Mitochondria are vital organelles of nucleated cells, and the mitochondrial genome is under constant assault by ROS and hydrolytic decay. These sources produce many lesions that can block replication and lead to loss of function. Inherited mutations in mtDNA cause many genetic disorders, and acquired mutations are associated with common diseases, including neurodegenerative disorders and cancer (7, 53, 56). Despite the importance of mtDNA in human health, our understanding of the basic mitochondrial processes that maintain its overall integrity is far from adequate. Studies of pathways involved in mtDNA replication and repair will provide novel information on the relationship of mtDNA damage, mutations, and human diseases and will help focus efforts on finding new preventive and treatment strategies.

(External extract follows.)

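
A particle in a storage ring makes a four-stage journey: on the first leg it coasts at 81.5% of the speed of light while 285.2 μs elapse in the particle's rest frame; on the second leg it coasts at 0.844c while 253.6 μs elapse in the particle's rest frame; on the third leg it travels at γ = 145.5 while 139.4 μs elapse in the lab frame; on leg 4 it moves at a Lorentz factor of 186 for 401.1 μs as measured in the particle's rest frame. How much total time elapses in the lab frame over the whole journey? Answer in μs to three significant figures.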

Just as our manuscript was completed, a paper indicating the presence of LP-BER operating in parallel with SP-BER in mammalian mitochondria was published (1). However, those authors were unable to find FEN1 in their ME, and they ascribe the necessary flap endonuclease activity to an as-yet-unknown enzyme. The difference between that study and this one could be attributed to the different FEN1 antibodies used: we found that antibodies from different vendors exhibit considerable variation in the sensitivity of FEN1 detection, which is not surprising (P. Liu, D. F. Bogenhagen, and B. Demple, data not shown). The existence of additional enzymes to support LP-BER would certainly be consistent with the work presented here, and studies to identify additional flap endonuclease activities in mitochondria are under way. Moreover, we have provided cellular, biochemical, and in vivo evidence that FEN1 is involved in the LP-BER of oxidative damage in human mitochondria.